This is a service unit file I use to start the spider:

[Unit]
Description=Scrapy spider
Documentation=https://scrapyd.readthedocs.io/en/latest/index.html
After=network.target

[Service]
Type=simple
User=root
Group=root
WorkingDirectory=/var/scrapy/MySpider
Environment="VIRTUAL_ENV=/usr/local/miniconda3/envs/scrap"
Environment="PATH=$VIRTUAL_ENV/bin:$PATH"
ExecStart=/usr/local/miniconda3/envs/scrap/bin/python -O /var/scrapy/MySpider/run.py
Restart=no

[Install]
WantedBy=multi-user.target

Arregator avatar Apr 09 '20 18:04 Arregator

As a workaround I found following solution:

I have sitemap_urls like following:

sitemap_urls = [
    r'https://<target_site>/robots.txt',
]

so I guessed that after the first run the hash of request of https://<target_site>/robots.txt would be the first line in JOBDIR/request.seen file and that is the problem preventing resuming my spider's job - when I re-run the spider, it gets https://<target_site>/robots.txt for the first request, finds its hash in JOBDIR/request.seen , drops it as a duplicate and quits as no more urls in sitemap_urls found.

So I went to JOBDIR/request.seen file and copied first hash from that file and saved into some other place for future, then I removed that first hash from JOBDIR/request.seen file and saved it.

Then I inherit my SitemapSpider class and overloaded the _parse_sitemap method to modify the yielding requests for robots.txt and for sitemaps of sitemapindex type and added dont_filer=True as additinal parameter to the request constructor, so yielding would look like this:

yield Request(url, callback=self._parse_sitemap, dont_filter=True)

If you are not familiar with class inheritance, possibly you can try chaning the scrapy source code a little bit in file <vent>\lib\site-packages\scrapy\spiders\sitemap.py lines 44 and 58, add , dont_filter=True into the yielding requests calls.

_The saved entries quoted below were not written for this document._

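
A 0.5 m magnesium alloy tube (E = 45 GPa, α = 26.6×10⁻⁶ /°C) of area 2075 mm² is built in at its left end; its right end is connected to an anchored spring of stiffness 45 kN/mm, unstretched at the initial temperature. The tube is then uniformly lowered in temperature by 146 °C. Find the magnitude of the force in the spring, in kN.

P ≈ 70.4 kN

The unrestrained thermal change is αΔT L = 26.6×10⁻⁶ × 146 × 500 = 1.942 mm.
Let P be the tensile force in the spring. The tube extends elastically by PL/(AE) and the spring stretches by P/k; together these equal δ_free.
P [ L/(AE) + 1/k ] = δ_free → P [ 500/(2075×45×10³) + 1/(45×10³) ] = 1.942.
P = 1.942 / 2.758×10⁻⁵ = 70410 N.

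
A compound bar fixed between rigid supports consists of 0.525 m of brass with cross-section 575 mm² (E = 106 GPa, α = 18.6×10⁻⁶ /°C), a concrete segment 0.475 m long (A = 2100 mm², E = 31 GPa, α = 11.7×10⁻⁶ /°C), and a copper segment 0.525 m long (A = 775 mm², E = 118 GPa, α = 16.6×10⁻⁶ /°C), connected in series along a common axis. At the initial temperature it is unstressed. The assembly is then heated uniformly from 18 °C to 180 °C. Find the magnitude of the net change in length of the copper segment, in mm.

With the walls removed the bar would change length by δ_free = Σ αᵢΔT Lᵢ = 18.6×10⁻⁶×162×525 + 11.7×10⁻⁶×162×475 + 16.6×10⁻⁶×162×525 = 3.894 mm.
Since the ends are fixed, an axial force P builds up, equal in every segment, with P · Σ Lᵢ/(AᵢEᵢ) = δ_free.
Σ Lᵢ/(AᵢEᵢ) = 525/(575×106×10³) + 475/(2100×31×10³) + 525/(775×118×10³) = 2.165×10⁻⁵ mm/N.
So P = 3.894 / 2.165×10⁻⁵ = 179.9 kN, compressive.
For the copper segment, free thermal change = 16.6×10⁻⁶×162×525 = 1.412 mm and elastic change from P = 179900×525/(775×118×10³) = 1.033 mm; these oppose, so the net change is 0.379 mm (segment lengthens).

|ΔL| ≈ 0.379 mm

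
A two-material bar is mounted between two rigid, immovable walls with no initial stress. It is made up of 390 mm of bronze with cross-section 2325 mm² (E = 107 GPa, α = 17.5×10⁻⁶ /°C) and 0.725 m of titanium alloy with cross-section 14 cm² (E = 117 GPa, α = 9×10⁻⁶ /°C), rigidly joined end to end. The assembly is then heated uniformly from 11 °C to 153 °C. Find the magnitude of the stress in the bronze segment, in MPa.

If the supports were absent, the total length change would be Σ αᵢΔT Lᵢ = 17.5×10⁻⁶×142×390 + 9×10⁻⁶×142×725 = 1.896 mm.
The rigid supports impose zero overall length change; the single axial force P common to all segments must satisfy P Σ Lᵢ/(AᵢEᵢ) = δ_free.
The series flexibility is Σ Lᵢ/(AᵢEᵢ) = 390/(2325×107×10³) + 725/(1400×117×10³) = 5.994×10⁻⁶ mm/N.
Hence P = δ_free / Σ(L/AE) = 1.896/5.994×10⁻⁶ = 316.3 kN (compressive).
σ_{bronze} = P / A = 316300 / 2325 = 136 MPa.

σ ≈ 136 MPa (compressive)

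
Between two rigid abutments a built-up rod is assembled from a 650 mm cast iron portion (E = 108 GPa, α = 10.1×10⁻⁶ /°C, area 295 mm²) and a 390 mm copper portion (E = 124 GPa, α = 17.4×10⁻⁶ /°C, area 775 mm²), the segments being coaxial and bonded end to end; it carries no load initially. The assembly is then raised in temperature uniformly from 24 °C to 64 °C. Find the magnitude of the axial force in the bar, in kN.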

However, it does solve the problem completely, becase I did not find the way to control very first request, because scrapy does it internally and I have no way to tell it not to filter that very first request, so you need to save accurately the first request hash and remove it from JOBDIR/request.seen file each time you want to resume the job.

(NOTE: after the second run this have will NOT be the first line in the JOBDIR/request.seen , so you will need to find it in the file - that is why you need to save it after the first run, when it will be the first one in the file)

That needs to be fixed in scrapy code.

Arregator avatar Apr 10 '20 08:04 Arregator

I just ran into the same problem :-(

ggilley avatar Dec 05 '22 05:12 ggilley

I think that in scope of this issue it is worth to note that in base spider class with defined start_urls - requests from start_urls yield with dont_filter=True by start_requests method of base spider unless other logic defined in overridden start_requests of custom spider: https://github.com/scrapy/scrapy/blob/e71eab693264188fe081ebb260baf00cc6b4dc11/scrapy/spiders/init.py#L62-L70

meanwhile this logic is not preserved in sitemap spider (from sitemap_urls) https://github.com/scrapy/scrapy/blob/e71eab693264188fe081ebb260baf00cc6b4dc11/scrapy/spiders/sitemap.py#L29-L31

Setting dont_filter=False (default value) in requests derived from start_requests spider method on some cases can lead to side effects mentioned on https://github.com/scrapy/scrapy/issues/3276 counting this it may cause this issue

GeorgeA92 avatar Jan 26 '23 17:01 GeorgeA92